Nivolumab plus cabozantinib versus sunitinib for first-line treatment of advanced renal cell carcinoma: extended follow-up from the phase III randomised CheckMate 9ER trial

Abstract

Background: Nivolumab plus cabozantinib (NIVO + CABO) was approved for first-line treatment of advanced renal cell carcinoma (aRCC) based on superiority versus sunitinib (SUN) in the phase III CheckMate 9ER trial (18.1 months median survival follow-up per database lock date); efficacy benefit was maintained with an extended 32.9 months of median survival follow-up. We report updated efficacy and safety after 44.0 months of median survival follow-up in intent-to-treat (ITT) patients and additional subgroup analyses, including outcomes by International Metastatic Renal Cell Carcinoma Database Consortium (IMDC) prognostic risk score.

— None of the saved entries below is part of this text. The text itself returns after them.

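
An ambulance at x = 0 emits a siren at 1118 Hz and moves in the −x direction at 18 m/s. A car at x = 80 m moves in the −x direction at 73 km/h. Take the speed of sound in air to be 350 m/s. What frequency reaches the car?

1125 Hz

73 km/h = 20.28 m/s.
The observer lies on the +x side, so the source is heading away from the observer and the observer is heading toward the source.
General Doppler shift: f' = f · (v + v_o)/(v + v_s).
f' = 1118 × (350 + 20.28)/(350 + 18) = 1118 × 370.28/368 ≈ 1125 Hz.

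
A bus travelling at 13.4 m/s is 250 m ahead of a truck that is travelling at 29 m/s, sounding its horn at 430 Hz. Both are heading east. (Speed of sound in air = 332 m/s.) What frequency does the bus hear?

The bus is ahead, so the truck is moving toward it while the bus is moving away from the truck.
General Doppler shift: f' = f · (v − v_o)/(v − v_s).
f' = 430 × (332 − 13.4)/(332 − 29) = 430 × 318.6/303 ≈ 452 Hz.

452 Hz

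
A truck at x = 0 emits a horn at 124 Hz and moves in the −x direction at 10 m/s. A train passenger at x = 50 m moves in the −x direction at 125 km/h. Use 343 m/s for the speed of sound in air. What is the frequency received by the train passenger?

133 Hz

125 km/h = 34.72 m/s.
The observer lies on the +x side, so the source is heading away from the observer and the observer is heading toward the source.
Both move, so f' = f · (v + v_o)/(v + v_s).
f' = 124 × (343 + 34.72)/(343 + 10) = 124 × 377.72/353 ≈ 133 Hz.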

Patients and methods: Patients with treatment-naïve aRCC received NIVO 240 mg every 2 weeks plus CABO 40 mg once daily or SUN 50 mg for 4 weeks (6-week cycles), until disease progression/unacceptable toxicity (maximum NIVO treatment, 2 years). Primary endpoint was progression-free survival (PFS) per blinded independent central review (BICR). Secondary endpoints were overall survival (OS), objective response rate (ORR) per BICR, and safety and tolerability.

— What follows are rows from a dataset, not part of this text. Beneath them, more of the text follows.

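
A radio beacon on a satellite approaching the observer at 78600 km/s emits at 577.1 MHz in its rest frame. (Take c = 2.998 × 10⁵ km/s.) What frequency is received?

β = v/c = 78600/299800 = 0.2622.
Relativistic Doppler for frequency: f' = f₀ · √((1 + β)/(1 − β)).
f' = 577.1 × √(1.2622/0.7378) = 577.1 × 1.30793 ≈ 754.8 MHz.

754.8 MHz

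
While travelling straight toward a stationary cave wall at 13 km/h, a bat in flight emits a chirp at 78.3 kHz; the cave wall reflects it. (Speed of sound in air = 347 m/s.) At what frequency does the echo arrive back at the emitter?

79.9 kHz

13 km/h = 3.611 m/s.
The cave wall receives the sound from a moving source: f₁ = f₀ · v/(v − v_e) = 78.3 × 347/343.39 ≈ 79.1 kHz.
On the return leg the bat in flight is a moving observer: f₂ = f₁ · (v + v_e)/v = 79.1 × 350.61/347 ≈ 79.9 kHz.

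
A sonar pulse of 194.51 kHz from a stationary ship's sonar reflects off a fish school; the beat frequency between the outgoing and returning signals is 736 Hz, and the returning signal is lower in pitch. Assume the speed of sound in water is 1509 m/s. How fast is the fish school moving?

2.86 m/s

Double Doppler shift off a moving reflector: f₂ = f₀ · (v + u)/(v − u) (u > 0 toward emitter).
Returning signal is lower, so f₂ = f₀ − Δf = 194510 − 736 = 193774 Hz.
Rearranging, u = v · (f₂ − f₀)/(f₂ + f₀) = 1509 × -736/388284 ≈ -2.86 m/s.
So the fish school is moving at 2.86 m/s away from the emitter.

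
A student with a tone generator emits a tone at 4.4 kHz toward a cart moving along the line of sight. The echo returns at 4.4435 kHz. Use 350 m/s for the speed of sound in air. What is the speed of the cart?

Double Doppler shift off a moving reflector: f₂ = f₀ · (v + u)/(v − u) (u > 0 toward emitter).
Rearranging, u = v · (f₂ − f₀)/(f₂ + f₀) = 350 × 0.0435/8.8435 ≈ 1.72 m/s.
So the cart is moving at 1.72 m/s toward the emitter.

1.72 m/s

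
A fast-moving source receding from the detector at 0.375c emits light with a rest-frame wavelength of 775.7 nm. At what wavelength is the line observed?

Relativistic Doppler for wavelength: λ' = λ₀ · √((1 + β)/(1 − β)).
λ' = 775.7 × √(1.3750/0.6250) = 775.7 × 1.48324 ≈ 1150.5 nm.

1150.5 nm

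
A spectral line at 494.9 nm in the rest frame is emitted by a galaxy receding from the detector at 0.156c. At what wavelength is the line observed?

579.2 nm

Relativistic Doppler for wavelength: λ' = λ₀ · √((1 + β)/(1 − β)).
λ' = 494.9 × √(1.1560/0.8440) = 494.9 × 1.17033 ≈ 579.2 nm.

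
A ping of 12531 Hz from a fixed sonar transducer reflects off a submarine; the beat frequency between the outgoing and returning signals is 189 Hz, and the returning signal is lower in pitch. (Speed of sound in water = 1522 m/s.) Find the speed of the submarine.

11.6 m/s

Double Doppler shift off a moving reflector: f₂ = f₀ · (v + u)/(v − u) (u > 0 toward emitter).
Returning signal is lower, so f₂ = f₀ − Δf = 12531 − 189 = 12342 Hz.
Rearranging, u = v · (f₂ − f₀)/(f₂ + f₀) = 1522 × -189/24873 ≈ -11.6 m/s.
So the submarine is moving at 11.6 m/s away from the emitter.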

Results: Overall, 323 patients were randomised to NIVO + CABO and 328 to SUN. Median PFS was improved with NIVO + CABO versus SUN [16.6 versus 8.4 months; hazard ratio (HR) 0.59; 95% confidence interval (CI) 0.49-0.71]; median OS favoured NIVO + CABO versus SUN (49.5 versus 35.5 months; HR 0.70; 95% CI 0.56-0.87). ORR (95% CI) was higher with NIVO + CABO versus SUN [56% (50% to 62%) versus 28% (23% to 33%)]; 13% versus 5% of patients achieved complete response, and median duration of response was 22.1 months versus 16.1 months, respectively. PFS and OS favoured NIVO + CABO over SUN across intermediate, poor and intermediate/poor IMDC risk subgroups; higher ORR and complete response rates were seen with NIVO + CABO versus SUN regardless of IMDC risk subgroup. Any-grade (grade ≥3) treatment-related adverse events occurred in 97% (67%) versus 93% (55%) of patients treated with NIVO + CABO versus SUN.

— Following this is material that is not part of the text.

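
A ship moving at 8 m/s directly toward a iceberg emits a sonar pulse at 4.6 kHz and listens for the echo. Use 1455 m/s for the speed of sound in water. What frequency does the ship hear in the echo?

The iceberg receives the sound from a moving source: f₁ = f₀ · v/(v − v_e) = 4.6 × 1455/1447 ≈ 4.63 kHz.
On the return leg the ship is a moving observer: f₂ = f₁ · (v + v_e)/v = 4.63 × 1463/1455 ≈ 4.65 kHz.
Equivalently f₂ = f₀ · (v + v_e)/(v − v_e).

4.65 kHz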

Conclusions: After extended follow-up, NIVO + CABO maintained survival and response benefits; safety remained consistent with previous follow-ups. These results continue to support NIVO + CABO as a first-line treatment for aRCC.

Trial registration: ClinicalTrials.gov, NCT03141177.

Keywords: IMDC; cabozantinib; immunotherapy; nivolumab; phase III; renal cell carcinoma.

Figure 1

PFS per BICR in the (A) ITT population and by IMDC favourable (B), intermediate (C), poor (D) and intermediate/poor combined (E) risk group (IRT). BICR, blinded independent central review; CI, confidence interval; HR, hazard ratio; IMDC, International Metastatic Renal Cell Carcinoma Database Consortium; IRT, interactive response technology; ITT, intent-to-treat; NIVO + CABO, nivolumab plus cabozantinib; PFS, progression-free survival; SUN, sunitinib.^aStratified Cox proportional hazard model used for HR. ^bUnstratified Cox proportional hazard model used for HR.

Figure 2

OS in the (A) ITT population and by IMDC favourable (B), intermediate (C), poor (D) and intermediate/poor combined (E) risk group (IRT). CI, confidence interval; HR, hazard ratio; IMDC, International Metastatic Renal Cell Carcinoma Database Consortium; IRT, interactive response technology; ITT, intent-to-treat; NE, not estimable; NIVO + CABO, nivolumab plus cabozantinib; NR, not reached; OS, overall survival; SUN, sunitinib.^aStratified Cox proportional hazard model used for HR. ^bUnstratified Cox proportional hazard model used for HR.

Figure 3

Treatment-related AEs in ≥20% of all treated patients. AE, adverse event; ALT, alanine aminotransferase; AST, aspartate aminotransferase; NIVO + CABO, nivolumab plus cabozantinib; PPE; palmar–plantar erythrodysaesthesia; SUN, sunitinib.^aNo patients had a grade 5 event with NIVO + CABO and one patient had a grade 5 event with SUN. ^bTotal bar represents treatment-related AEs of any grade in either treatment arm reported between first dose and 30 days after last dose of study therapy; of these events, none were grade 5.